Lee Kantor: [00:00:47] There’s other people that like to — like we have clients that like to do extensive research. They read the book. They take notes on the book. They kind of are going back and investigating their client, going through their LinkedIn, and learning a lot about them. And that gives them comfort and confidence when they’re doing the interview. For me, I’m okay going with a little bit of chaos and not knowing and learning as I go.
Stone Payton: [00:01:14] But by the same token, on the other end of the spectrum, you can actually build in a relationship-building moment, a really fantastic touchpoint in the name of show prep, right? We’ve had our clients get together for coffee, or a phone call, or whatever to get ready for the show. So, there is value in that approach. It’s just that you and I, for our style, we prefer that more candid fresh approach.

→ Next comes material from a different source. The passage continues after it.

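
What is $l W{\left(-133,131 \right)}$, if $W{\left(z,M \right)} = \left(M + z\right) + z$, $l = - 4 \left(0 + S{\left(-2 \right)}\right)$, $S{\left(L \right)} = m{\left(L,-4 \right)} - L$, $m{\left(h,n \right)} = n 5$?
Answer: $-9720$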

Lee Kantor: [00:01:43] Right. Now, recommending to a client though, for their prep, relationship-building moments by building in a pre-show, pre-interview conversation to give the guest an idea of what’s going to happen, that makes perfect sense. And clients love that idea, But for us doing house shows, because we do it so frequently, I’m less inclined to invest that much time. I’d rather kind of meet the person, vet the person on the house show, rather than have a pre-meeting prior to the show, then have the show. But for a client, I highly recommend they build in as part of their process a pre-interview conversation.